With the use of filgrastim, several piloted dose-dense trials have demonstrated that 2-weekly chemotherapy is feasible [22–24]. CALGB 9741 showed powerfully not only the feasibility of this approach, but also the superiority of dose-dense over conventional chemotherapy. These findings are extremely exciting and are consistent with the mathematical predictions of that by shortening the time interval between each chemotherapy treatment could result in more effective eradication of malignant cells and thus result in improved survival. The sequential concept tested by CALGB 9741 failed to show superiority of single agent sequential therapy over combined AC sequenced into T, but showed no disadvantage for uncoupling agents from one another, either. This result challenges the conventional wisdom not of polychemotherapy, but specifically of combination chemotherapy, as a gold standard. Longer follow-up will illuminate further late recurrences, secondary tumors, and toxicities but this trial is pivotal and confirmatory studies are welcomed. Based on current data, practicing oncologists may consider treating breast cancer patients in this particular dose-dense fashion. However, one should apply appropriate caution in extrapolation of this data to all regimens outside of a clinical trial setting, as toxicities may emerge that are unexpected. For instance, a pilot trial was conducted at Memorial Sloan-Kettering Cancer Center (MSKCC) showing that FEC100 every 2 weeks × 6 with filgrastim was not feasible due to a 9% incidence of unexpected chemical pneumonitis [25].

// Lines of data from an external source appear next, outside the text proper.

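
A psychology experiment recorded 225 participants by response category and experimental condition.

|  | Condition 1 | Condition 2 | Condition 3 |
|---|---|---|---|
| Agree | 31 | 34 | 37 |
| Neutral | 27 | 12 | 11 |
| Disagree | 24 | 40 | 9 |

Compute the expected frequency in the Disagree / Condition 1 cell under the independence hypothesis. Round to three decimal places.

26.604

Row total (Disagree) = 73; column total (Condition 1) = 82; grand total N = 225.
Expected count = (row total × column total) / N = 73 × 82 / 225 = 26.604.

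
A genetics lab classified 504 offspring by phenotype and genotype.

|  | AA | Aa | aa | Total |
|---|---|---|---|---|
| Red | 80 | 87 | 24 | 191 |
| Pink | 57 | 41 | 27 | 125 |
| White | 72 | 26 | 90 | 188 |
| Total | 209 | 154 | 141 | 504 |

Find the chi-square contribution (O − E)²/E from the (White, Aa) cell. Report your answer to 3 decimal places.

17.212

Row total (White) = 188; column total (Aa) = 154; N = 504.
Expected count E = 188 × 154 / 504 = 57.4444.
Contribution = (O − E)²/E = (26 − 57.4444)² / 57.4444 = 17.212.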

Future directions should include confirmatory trials that involve the same number of drugs at the same doses as a negative result of a 2-drug regimen, albeit dose-dense, against a 3-drug regimen may be simply due to the lack of the additional drug [19,20]. Quality of life (QOL) should be measured, as it is important to determine if QOL can be maintained while trying to achieve DFS and OS benefit with dose-dense therapy. Instinctively, it is foreseeable that patients would be willing to endure the minor inconvenience of filgrastim to shorten duration of treatment and to gain therapeutically. Cost-effectiveness analysis for the addition of filgrastim would be important to know. At MSKCC we have investigated an increased dose-dense schedule with a regimen EC × 4 → T × 4 given every 10–11 days with filgrastim, and results will be available soon [26]. With the availability of pegylated filgrastim (Neulasta, Amgen, Inc., Thousand Oaks, CA), a novel formulation that provides once-per-cycle dosing, as opposed to daily injection, it will be interesting to explore its usage in 2-weekly regimens. Burstein et al. recently reported that pegfilgrastim appears to be safe and effective in facilitating dose-dense AC → T in the adjuvant treatment of breast cancer [27]. Currently, at MSKCC we are piloting a trial of dose-dense EC × 6 → T × 6 with pegylated filgrastim support in breast cancer patients and we are testing the safety of ‘conventional’ dose-dense AC followed by paclitaxel (as per C9741) given with trastuzumab. In this era of targeted therapy, future research should combine biologic therapies, including anti-angiogenic treatments to dose-dense regimens to continue this important incremental advance in adjuvant treatment.